There were many of comments to my post last week about re-formatting the box score. Although some liked it, the majority applauded the effort but were not pleased with result. Outside of one disgruntled commenter who thought that the very act of attempting a new box score was an assault on the game of baseball for 'the average fan', the reasoned objections could be distilled to two: you could not easily find each player's stats for the game, and following the baserunners progression was hard.
I admitted the first limitation to begin with, and even though it was raised by a large number of people, I am going to ignore it. I guess I should have called the graph a score card rather than a box score -- as some commenters suggested -- so people would not assume they could find those stats. As I stated in the comments I was more interested in producing a graph that allowed easy reconstruction of the game in your mind than finding a new way to report game statistics.
For that reason the second issue, not being able to easily follow the base runners, I found more troubling. Some commenters suggested I just leave it out entirely but I wanted to keep it. I thought the information was needed to give a feel for how important individual at-bats were, whether a team stranded a lot so runners, when runners were moved over and other things very important to the flow of a baseball game. The problem was not too much data, but data improperly displayed.

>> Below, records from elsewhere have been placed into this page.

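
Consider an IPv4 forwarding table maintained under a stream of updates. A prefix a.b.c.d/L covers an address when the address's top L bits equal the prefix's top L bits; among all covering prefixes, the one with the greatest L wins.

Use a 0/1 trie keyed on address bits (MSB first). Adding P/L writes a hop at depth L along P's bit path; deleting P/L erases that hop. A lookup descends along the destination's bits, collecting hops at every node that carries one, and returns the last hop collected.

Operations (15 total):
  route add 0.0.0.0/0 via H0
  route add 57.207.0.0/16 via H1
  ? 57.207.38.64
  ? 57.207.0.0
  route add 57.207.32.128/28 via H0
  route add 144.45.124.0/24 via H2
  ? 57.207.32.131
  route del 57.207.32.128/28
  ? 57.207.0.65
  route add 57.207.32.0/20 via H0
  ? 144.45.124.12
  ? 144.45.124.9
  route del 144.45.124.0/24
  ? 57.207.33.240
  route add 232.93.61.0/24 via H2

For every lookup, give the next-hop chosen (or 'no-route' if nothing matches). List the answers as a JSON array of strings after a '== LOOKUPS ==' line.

Trace:
  + 0.0.0.0/0 (H0) depth=0
  + 57.207.0.0/16 (H1) depth=16
  lookup 57.207.38.64: bits 0011100111001111 walk d0:H0→d1:-→d2:-→d3:-→d4:-→d5:-→d6:-→d7:-→d8:-→d9:-→d10:-→d11:-→d12:-→d13:-→d14:-→d15:-→d16:H1 -> H1
  lookup 57.207.0.0: bits 0011100111001111 walk d0:H0→d1:-→d2:-→d3:-→d4:-→d5:-→d6:-→d7:-→d8:-→d9:-→d10:-→d11:-→d12:-→d13:-→d14:-→d15:-→d16:H1 -> H1
  + 57.207.32.128/28 (H0) depth=28
  + 144.45.124.0/24 (H2) depth=24
  lookup 57.207.32.131: bits 0011100111001111001000001000 walk d0:H0→d1:-→d2:-→d3:-→d4:-→d5:-→d6:-→d7:-→d8:-→d9:-→d10:-→d11:-→d12:-→d13:-→d14:-→d15:-→d16:H1→d17:-→d18:-→d19:-→d20:-→d21:-→d22:-→d23:-→d24:-→d25:-→d26:-→d27:-→d28:H0 -> H0
  del 57.207.32.128/28 (clear depth 28)
  lookup 57.207.0.65: bits 001110011100111100 walk d0:H0→d1:-→d2:-→d3:-→d4:-→d5:-→d6:-→d7:-→d8:-→d9:-→d10:-→d11:-→d12:-→d13:-→d14:-→d15:-→d16:H1→d17:-→d18:- -> H1
  + 57.207.32.0/20 (H0) depth=20
  lookup 144.45.124.12: bits 100100000010110101111100 walk d0:H0→d1:-→d2:-→d3:-→d4:-→d5:-→d6:-→d7:-→d8:-→d9:-→d10:-→d11:-→d12:-→d13:-→d14:-→d15:-→d16:-→d17:-→d18:-→d19:-→d20:-→d21:-→d22:-→d23:-→d24:H2 -> H2
  lookup 144.45.124.9: bits 100100000010110101111100 walk d0:H0→d1:-→d2:-→d3:-→d4:-→d5:-→d6:-→d7:-→d8:-→d9:-→d10:-→d11:-→d12:-→d13:-→d14:-→d15:-→d16:-→d17:-→d18:-→d19:-→d20:-→d21:-→d22:-→d23:-→d24:H2 -> H2
  del 144.45.124.0/24 (clear depth 24)
  lookup 57.207.33.240: bits 00111001110011110010000 walk d0:H0→d1:-→d2:-→d3:-→d4:-→d5:-→d6:-→d7:-→d8:-→d9:-→d10:-→d11:-→d12:-→d13:-→d14:-→d15:-→d16:H1→d17:-→d18:-→d19:-→d20:H0→d21:-→d22:-→d23:- -> H0
  + 232.93.61.0/24 (H2) depth=24

== LOOKUPS ==
["H1","H1","H0","H1","H2","H2","H0"]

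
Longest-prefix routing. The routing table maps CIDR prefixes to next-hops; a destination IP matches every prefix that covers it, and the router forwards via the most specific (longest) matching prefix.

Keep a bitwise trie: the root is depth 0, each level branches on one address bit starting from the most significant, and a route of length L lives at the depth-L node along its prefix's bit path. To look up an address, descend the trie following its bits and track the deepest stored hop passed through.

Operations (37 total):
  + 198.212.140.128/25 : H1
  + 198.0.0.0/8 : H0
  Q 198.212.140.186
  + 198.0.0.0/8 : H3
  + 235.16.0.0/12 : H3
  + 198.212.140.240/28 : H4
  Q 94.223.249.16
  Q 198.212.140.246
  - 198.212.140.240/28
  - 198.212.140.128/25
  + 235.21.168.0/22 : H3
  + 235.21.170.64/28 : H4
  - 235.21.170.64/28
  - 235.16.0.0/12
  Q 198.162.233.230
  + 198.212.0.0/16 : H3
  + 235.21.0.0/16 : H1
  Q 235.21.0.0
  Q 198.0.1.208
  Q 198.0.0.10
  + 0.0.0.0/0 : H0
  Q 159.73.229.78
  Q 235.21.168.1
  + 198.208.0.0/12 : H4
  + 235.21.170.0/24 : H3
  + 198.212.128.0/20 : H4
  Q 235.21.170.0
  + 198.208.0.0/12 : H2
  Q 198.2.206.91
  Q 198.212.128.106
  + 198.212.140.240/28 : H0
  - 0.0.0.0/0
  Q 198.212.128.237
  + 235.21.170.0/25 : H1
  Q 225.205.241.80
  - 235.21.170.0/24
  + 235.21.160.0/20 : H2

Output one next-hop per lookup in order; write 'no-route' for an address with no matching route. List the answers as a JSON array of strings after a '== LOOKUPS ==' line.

Apply in order:
  + 198.212.140.128/25 (H1) depth=25
  + 198.0.0.0/8 (H0) depth=8
  Q 198.212.140.186: descend 1100011011010100100011001 ; hops seen [H0,H1] ; pick H1
  + 198.0.0.0/8 (H3) depth=8
  + 235.16.0.0/12 (H3) depth=12
  + 198.212.140.240/28 (H4) depth=28
  Q 94.223.249.16: descend ε ; hops seen [∅] ; pick no-route
  Q 198.212.140.246: descend 1100011011010100100011001111 ; hops seen [H3,H1,H4] ; pick H4
  - 198.212.140.240/28 clear@28
  - 198.212.140.128/25 clear@25
  + 235.21.168.0/22 (H3) depth=22
  + 235.21.170.64/28 (H4) depth=28
  - 235.21.170.64/28 clear@28
  - 235.16.0.0/12 clear@12
  Q 198.162.233.230: descend 110001101 ; hops seen [H3] ; pick H3
  + 198.212.0.0/16 (H3) depth=16
  + 235.21.0.0/16 (H1) depth=16
  Q 235.21.0.0: descend 1110101100010101 ; hops seen [H1] ; pick H1
  Q 198.0.1.208: descend 11000110 ; hops seen [H3] ; pick H3
  Q 198.0.0.10: descend 11000110 ; hops seen [H3] ; pick H3
  + 0.0.0.0/0 (H0) depth=0
  Q 159.73.229.78: descend 1 ; hops seen [H0] ; pick H0
  Q 235.21.168.1: descend 1110101100010101101010 ; hops seen [H0,H1,H3] ; pick H3
  + 198.208.0.0/12 (H4) depth=12
  + 235.21.170.0/24 (H3) depth=24
  + 198.212.128.0/20 (H4) depth=20
  Q 235.21.170.0: descend 1110101100010101101010100 ; hops seen [H0,H1,H3,H3] ; pick H3
  + 198.208.0.0/12 (H2) depth=12
  Q 198.2.206.91: descend 11000110 ; hops seen [H0,H3] ; pick H3
  Q 198.212.128.106: descend 11000110110101001000 ; hops seen [H0,H3,H2,H3,H4] ; pick H4
  + 198.212.140.240/28 (H0) depth=28
  - 0.0.0.0/0 clear@0
  Q 198.212.128.237: descend 11000110110101001000 ; hops seen [H3,H2,H3,H4] ; pick H4
  + 235.21.170.0/25 (H1) depth=25
  Q 225.205.241.80: descend 1110 ; hops seen [∅] ; pick no-route
  - 235.21.170.0/24 clear@24
  + 235.21.160.0/20 (H2) depth=20

== LOOKUPS ==
["H1","no-route","H4","H3","H1","H3","H3","H0","H3","H3","H3","H4","H4","no-route"]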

Luckily in stepped Matt Lentzner. Matt sent me an emailing suggesting an ingenious way to deal with this problem and make the runner progression very easy to see. I hope you find the solution as satisfying as I do.
Another addition, which was suggested by a commenter in last week's post, was to include the type of ball in play (bunt, grounder, pop-up, fly and line drive) and the fielder. So F8 is a fly to center. If that is a hit the F8 is boxed. So here is the result, and let me say again it owns a huge debt to Matt.
Free to reproduce for non-profit/personal use, but we reserve the right to license it to for-profit enterprises.
The runner progression is done very nicely, I think, as it allows you to follow each individual runner and to see how each batter did at progressing the runners. Runner who eventually score have their line bolded. Progression by steals and errors are indicated with letters and runners thrown out on the base paths with exes. Fielder's choices and reaching on a dropped 3rd strike are also possible (In the top of the fourth Jayson Werth was thrown out at first on a dropped third strike). This format keeps all the aspects I liked about the original format:
This formulation gives a better feel for the pace of the game, and allows the events to be easily recreated: in the top of the first CC Sabathia escaped a base-loaded two-outs jam; Phil Hughes took over to start the eighth and walked the only two batters he faced, both of whom came around to score on Raul Ibanez's single; Utley's two solo-HRs were the only runs through the first seven innings; Cliff Lee didn't allow a runner past first until the ninth, and up to that point faced just three batters over the minimum; the Yankees burned through five relievers, who gave up four runs, in the last two innings; the top of the ninth ended with Shane Victorino getting thrown out at home on a Ryan Howard double and the game ended with two more Cliff Lee strikeouts. All of this can be easily seen through a close, but not difficult, reading of the chart.
This approach has the added benefit of being easily recreated by hand on graph paper, as alternative way to score games. Anyway thanks to the readers, and especially to the commenters and Matt, for humoring my bizarre impulse for a second week.